Miragron: Miragron is an Indian brand of mirabegron used to treat overactive bladder. It is taken once daily as a 25 mg extended-release tablet, which can be increased to 50 mg based on patient response.
MECHANISM OF ACTION
- It selectively activates β3-adrenergic receptors predominantly found in the detrusor muscle of the urinary bladder.
- Activation of β3 receptors causes the detrusor smooth muscle to relax during the bladder’s storage phase in the fill-void cycle.
- This relaxation increases bladder capacity and reduces the urgency and frequency of urination, which helps in treating overactive bladder (OAB) symptoms such as urgency, frequency, and urge incontinence.
PHARMACOKINETICS
Absorption
Mirabegron is well absorbed orally, with a bioavailability of approximately 29% to 35% due to first-pass metabolism.
Distribution
It exhibits a large volume of distribution of approximately 1670 liters, reflecting extensive distribution throughout body tissues. Approximately 71% to 72% bound to plasma proteins.
Metabolism
Mainly metabolized in the liver via multiple pathways including CYP3A4, CYP2D6, and other non-CYP enzymes
Elimination
Ranges from 50 to 60 hours, allowing once-daily dosing. The drug is mainly eliminated as metabolites, with about 55% excreted through urine and 34% through feces.
DOSAGE AND ADMINISTRATION
Mirabegron is administered orally, starting at 25 mg once daily, with the possibility of increasing to 50 mg once daily based on clinical response and tolerability; it can be taken with or without food, and dose modifications are recommended for patients with moderate to severe renal or hepatic impairment to minimize the risk of adverse effects, with treatment duration tailored according to symptom control.
DRUG INTERACTIONS
- Inhibits CYP2D6, increasing levels of drugs like metoprolol and desipramine.
- May raise digoxin plasma concentrations — monitor levels.
- Additive bladder relaxation effects with anticholinergic agents.
- Increased risk of hypertension with thiazide diuretics — monitor blood pressure.
- Caution when used with beta-blockers due to cardiovascular effects.
CONTRAINDICATIONS
- Hypersensitivity to mirabegron or any of its components
- Severe uncontrolled hypertension (e.g., blood pressure >180/110 mmHg)

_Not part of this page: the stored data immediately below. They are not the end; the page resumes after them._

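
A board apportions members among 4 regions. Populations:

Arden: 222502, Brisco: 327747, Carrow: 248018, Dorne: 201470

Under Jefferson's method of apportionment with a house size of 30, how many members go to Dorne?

6

Standard divisor 999737/30 ≈ 33324.567; standard quotas: Arden 6.677, Brisco 9.835, Carrow 7.442, Dorne 6.046.
Rounding down gives 6, 9, 7, 6 = 28 seats, so the divisor must be adjusted.
With modified divisor 31400: modified quotas Arden 7.086, Brisco 10.438, Carrow 7.899, Dorne 6.416.
Rounding down: Arden 7, Brisco 10, Carrow 7, Dorne 6 (total 30).
Dorne receives 6.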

- Urinary retention (due to risk of worsening retention)
- Severe liver impairment (Child-Pugh class C)
- Patients with bladder outlet obstruction without catheterization
SIDE EFFECTS
- Hypertension
- Headache
- Nasopharyngitis (common cold symptoms)
- Urinary tract infection
- Dizziness
- Gastrointestinal symptoms (nausea, constipation)

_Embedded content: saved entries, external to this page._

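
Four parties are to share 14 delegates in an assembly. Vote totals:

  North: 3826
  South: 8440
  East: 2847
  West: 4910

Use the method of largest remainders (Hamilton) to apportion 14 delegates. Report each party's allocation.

North 3, South 6, East 2, West 3

Standard divisor: 20023 ÷ 14 ≈ 1430.214.
Standard quotas: North 2.6751, South 5.9012, East 1.9906, West 3.4331.
Lower quotas: North 2, South 5, East 1, West 3 (sum 11, leaving 3 seats).
Remainders in descending order: East 0.9906, South 0.9012, North 0.6751, West 0.4331.
Largest remainders: East, South, North receive the extra seats.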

- Dry mouth (less common than with anticholinergics)
- Increased heart rate (tachycardia)
TOXICITY
- Overdose of mirabegron may cause elevated blood pressure, tachycardia, and palpitations due to excessive β3-adrenergic stimulation.
- There is no specific antidote; treatment is mainly supportive and symptomatic, focusing on monitoring cardiovascular status and managing blood pressure.
- Use caution in patients with cardiovascular disease during overdose situations.